As employees moved forward, when new problems came up, those would be considered for future training courses.
“In the early stages of, particularly, the project training sessions, we get everybody to chart out what things went wrong that created a problem,” he says. “In almost all cases, they were things that could have been avoided. Once we knew where those pitfalls (were), we could really focus on developing an approach that kept everybody focused on a positive future and positive outcomes, because we already knew where things were going to go wrong. If we know where things are going to go wrong, we can have a plan to help mitigate those things.”
As these programs have developed and grown over the past two-plus years, Bullock is seeing a clear difference at the firm.
“Where people might have promised to get something done and came up with an excuse when they didn’t get it done, they’re much more open to saying what they need to be successful in getting the thing done in advance, so we can find a solution to the problem,” he says. “One goal of the training program was to eliminate excuses to readily foreseeable problems that, if they were discussed in advance in the right setting, we could have a much better outcome.”
The training programs have helped increase client satisfaction because employees are more proactive about problems than before, and the programs also helped people understand elements of other people’s jobs, which has created the collaboration that Bullock dreamed of.
“The most gratifying part of my job is when I can see people self-initiate that exploration of solving problems together in a collaborative way,” he says. “When I realize that an engineer is talking and drawing the way an architect would and an architect is talking and solving a problem like an engineer, the end result is really better than either party could have come up with on their own.”
Establish your vision

Bullock was able to create a strong training program because he had a very clear vision of where he was going. But what if you don’t know where you’re going?

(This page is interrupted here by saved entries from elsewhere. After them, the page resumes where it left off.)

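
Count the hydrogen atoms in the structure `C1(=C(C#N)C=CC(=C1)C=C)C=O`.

7

Hydrogens are implicit in SMILES; fill each atom to its normal valence:
  3 × C (aromatic): 1 H each → 3
  3 × C (aromatic): no H
  2 × C: 1 H each → 2
  1 × C: 2 H
  1 × C: no H
  1 × N: no H
  1 × O: no H
  Total hydrogens = 7.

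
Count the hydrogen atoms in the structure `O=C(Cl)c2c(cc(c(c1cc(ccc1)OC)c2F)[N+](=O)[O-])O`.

Hydrogens are implicit in SMILES; fill each atom to its normal valence:
  7 × C (aromatic): no H
  5 × C (aromatic): 1 H each → 5
  3 × O: no H
  1 × C: 3 H
  1 × C: no H
  1 × Cl: no H
  1 × F: no H
  1 × N (charge +1): no H
  1 × O: 1 H
  1 × O (charge -1): no H
  Total hydrogens = 9.

9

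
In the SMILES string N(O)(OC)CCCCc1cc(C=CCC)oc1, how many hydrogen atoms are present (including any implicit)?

Hydrogens are implicit in SMILES; fill each atom to its normal valence:
  5 × C: 2 H each → 10
  2 × C: 3 H each → 6
  2 × C (aromatic): 1 H each → 2
  2 × C: 1 H each → 2
  2 × C (aromatic): no H
  1 × N: no H
  1 × O: 1 H
  1 × O (aromatic): no H
  1 × O: no H
  Total hydrogens = 21.

21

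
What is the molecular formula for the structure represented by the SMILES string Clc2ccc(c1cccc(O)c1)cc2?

Heavy atoms from the SMILES: 12 C, 1 Cl, 1 O.
Implicit hydrogens by atom environment:
  8 × C (aromatic): 1 H each → 8
  4 × C (aromatic): no H
  1 × Cl: no H
  1 × O: 1 H
  Total hydrogens = 9.
Molecular formula: C12H9ClO

C12H9ClO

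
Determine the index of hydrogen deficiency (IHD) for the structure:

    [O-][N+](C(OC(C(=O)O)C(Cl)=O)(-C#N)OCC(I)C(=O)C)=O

6

Molecular formula from the SMILES: C9H8ClIN2O8.
DoU = (2C + 2 + N − H − X)/2 = (2·9 + 2 + 2 − 8 − 2)/2 = 12/2 = 6.
(Structurally: 0 ring(s) + 6 π bond(s) = 6.)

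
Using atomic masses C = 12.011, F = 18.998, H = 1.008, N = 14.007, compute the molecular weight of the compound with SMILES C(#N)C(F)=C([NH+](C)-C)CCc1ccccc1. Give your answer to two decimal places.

219.28

Molecular formula: C13H16FN2+.
M = 13×12.011 + 1×18.998 + 16×1.008 + 2×14.007 = 219.28 g/mol.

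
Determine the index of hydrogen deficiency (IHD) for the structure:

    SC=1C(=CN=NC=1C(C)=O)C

Molecular formula from the SMILES: C7H8N2OS.
DoU = (2C + 2 + N − H − X)/2 = (2·7 + 2 + 2 − 8 − 0)/2 = 10/2 = 5.
(Structurally: 1 ring(s) + 4 π bond(s) = 5.)

5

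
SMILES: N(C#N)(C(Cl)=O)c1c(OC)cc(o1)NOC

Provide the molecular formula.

C8H8ClN3O4

Heavy atoms from the SMILES: 8 C, 1 Cl, 3 N, 4 O.
Implicit hydrogens by atom environment:
  3 × C (aromatic): no H
  3 × O: no H
  2 × C: 3 H each → 6
  2 × C: no H
  2 × N: no H
  1 × C (aromatic): 1 H
  1 × Cl: no H
  1 × N: 1 H
  1 × O (aromatic): no H
  Total hydrogens = 8.
Molecular formula: C8H8ClN3O4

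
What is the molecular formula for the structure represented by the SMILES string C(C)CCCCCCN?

C8H19N

Heavy atoms from the SMILES: 8 C, 1 N.
Implicit hydrogens by atom environment:
  7 × C: 2 H each → 14
  1 × C: 3 H
  1 × N: 2 H
  Total hydrogens = 19.
Molecular formula: C8H19N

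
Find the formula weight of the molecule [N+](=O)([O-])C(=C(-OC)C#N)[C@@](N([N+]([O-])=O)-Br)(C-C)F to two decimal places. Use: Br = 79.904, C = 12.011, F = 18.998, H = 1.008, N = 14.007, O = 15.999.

327.07

Molecular formula: C7H8BrFN4O5.
M = 1×79.904 + 7×12.011 + 1×18.998 + 8×1.008 + 4×14.007 + 5×15.999 = 327.07 g/mol.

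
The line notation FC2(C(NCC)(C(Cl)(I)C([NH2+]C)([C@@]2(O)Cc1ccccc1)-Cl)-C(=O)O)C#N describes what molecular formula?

C17H20Cl2FIN3O3+

Heavy atoms from the SMILES: 17 C, 2 Cl, 1 F, 1 I, 3 N, 3 O.
Implicit hydrogens by atom environment:
  7 × C: no H
  5 × C (aromatic): 1 H each → 5
  2 × C: 3 H each → 6
  2 × C: 2 H each → 4
  2 × Cl: no H
  2 × O: 1 H each → 2
  1 × C (aromatic): no H
  1 × F: no H
  1 × I: no H
  1 × N (charge +1): 2 H
  1 × N: 1 H
  1 × N: no H
  1 × O: no H
  Total hydrogens = 20.
Net charge +1.
Molecular formula: C17H20Cl2FIN3O3+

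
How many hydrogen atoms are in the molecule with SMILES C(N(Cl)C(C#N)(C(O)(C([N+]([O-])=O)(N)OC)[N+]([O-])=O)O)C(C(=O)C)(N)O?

Hydrogens are implicit in SMILES; fill each atom to its normal valence:
  6 × C: no H
  4 × O: no H
  3 × O: 1 H each → 3
  2 × C: 3 H each → 6
  2 × N: 2 H each → 4
  2 × N (charge +1): no H
  2 × N: no H
  2 × O (charge -1): no H
  1 × C: 2 H
  1 × Cl: no H
  Total hydrogens = 15.

15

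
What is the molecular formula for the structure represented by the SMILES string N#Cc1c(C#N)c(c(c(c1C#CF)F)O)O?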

If a client came in and told Bullock to design him a building, the first obvious question would be to ask what kind of building. Knowing the kind of thing you’re trying to create is critical — a hospital is different than a research laboratory and a house is different than retail space. So if Bullock didn’t know what kind of project he was trying to create, he wouldn’t be able to design it.
In the same way, if you don’t have a vision of what you want your organization to be, then you can’t create any program or goal to get you there.

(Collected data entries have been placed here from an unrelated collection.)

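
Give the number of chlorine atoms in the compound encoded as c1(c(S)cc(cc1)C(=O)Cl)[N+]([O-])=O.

The symbol for chlorine appears 1 time in the SMILES.

1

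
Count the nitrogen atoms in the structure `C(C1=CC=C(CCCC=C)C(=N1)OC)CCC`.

1

The symbol for nitrogen appears 1 time in the SMILES.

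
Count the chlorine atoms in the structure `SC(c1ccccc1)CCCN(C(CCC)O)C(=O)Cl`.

1

The symbol for chlorine appears 1 time in the SMILES.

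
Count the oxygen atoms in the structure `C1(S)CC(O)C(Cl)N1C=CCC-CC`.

The symbol for oxygen appears 1 time in the SMILES.

1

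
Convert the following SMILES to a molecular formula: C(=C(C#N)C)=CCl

Heavy atoms from the SMILES: 5 C, 1 Cl, 1 N.
Implicit hydrogens by atom environment:
  3 × C: no H
  1 × C: 3 H
  1 × C: 1 H
  1 × Cl: no H
  1 × N: no H
  Total hydrogens = 4.
Molecular formula: C5H4ClN

C5H4ClN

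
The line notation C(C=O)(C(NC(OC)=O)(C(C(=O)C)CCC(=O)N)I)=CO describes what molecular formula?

C12H17IN2O6

Heavy atoms from the SMILES: 12 C, 1 I, 2 N, 6 O.
Implicit hydrogens by atom environment:
  5 × C: no H
  5 × O: no H
  3 × C: 1 H each → 3
  2 × C: 3 H each → 6
  2 × C: 2 H each → 4
  1 × I: no H
  1 × N: 2 H
  1 × N: 1 H
  1 × O: 1 H
  Total hydrogens = 17.
Molecular formula: C12H17IN2O6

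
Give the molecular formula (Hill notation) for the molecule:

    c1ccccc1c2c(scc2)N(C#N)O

C11H8N2OS

Heavy atoms from the SMILES: 11 C, 2 N, 1 O, 1 S.
Implicit hydrogens by atom environment:
  7 × C (aromatic): 1 H each → 7
  3 × C (aromatic): no H
  2 × N: no H
  1 × C: no H
  1 × O: 1 H
  1 × S (aromatic): no H
  Total hydrogens = 8.
Molecular formula: C11H8N2OS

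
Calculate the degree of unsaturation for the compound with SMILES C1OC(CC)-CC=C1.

Molecular formula from the SMILES: C7H12O.
DoU = (2C + 2 + N − H − X)/2 = (2·7 + 2 + 0 − 12 − 0)/2 = 4/2 = 2.
(Structurally: 1 ring(s) + 1 π bond(s) = 2.)

2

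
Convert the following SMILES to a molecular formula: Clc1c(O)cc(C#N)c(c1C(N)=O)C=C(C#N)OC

C12H8ClN3O3

Heavy atoms from the SMILES: 12 C, 1 Cl, 3 N, 3 O.
Implicit hydrogens by atom environment:
  5 × C (aromatic): no H
  4 × C: no H
  2 × N: no H
  2 × O: no H
  1 × C: 3 H
  1 × C (aromatic): 1 H
  1 × C: 1 H
  1 × Cl: no H
  1 × N: 2 H
  1 × O: 1 H
  Total hydrogens = 8.
Molecular formula: C12H8ClN3O3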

“Having a strong vision is really paramount in this,” Bullock says. “Having a dream to create a new culture is very rewarding, it’s very demanding.”
First identify what it is you want to create or change in your organization so you know what you’re working toward and then define how to get there.
“Have no fear of going down that path,” Bullock says. “To create a vision, it’s really important to find your vision in terms of the commitments and what they mean to you personally in very clear, simple terms.”
In Bullock’s case, he knew that he wanted to create a firm that could blur the lines between architecture and engineering to create the best designs, and that was his career ambition — not just something that if it got done, then that would be nice. His passion comes through to his team.
“It’s more than just buy-in,” he says. “It’s really driving home and enrolling people in the vision and getting them to commit that they’ll be there to make it happen.”
But most people won’t commit if they don’t know what’s in it for them, so one of the keys to establishing your vision is to make sure that people understand their own individual role in making that vision happen.
“You also have to make sure that people understand that there is a place for them to fit into the vision and that they’re a very important part of carrying it out,” he says. “It can be as simple as first writing it out and get it to the place where people can understand it in such clear, simple terms.”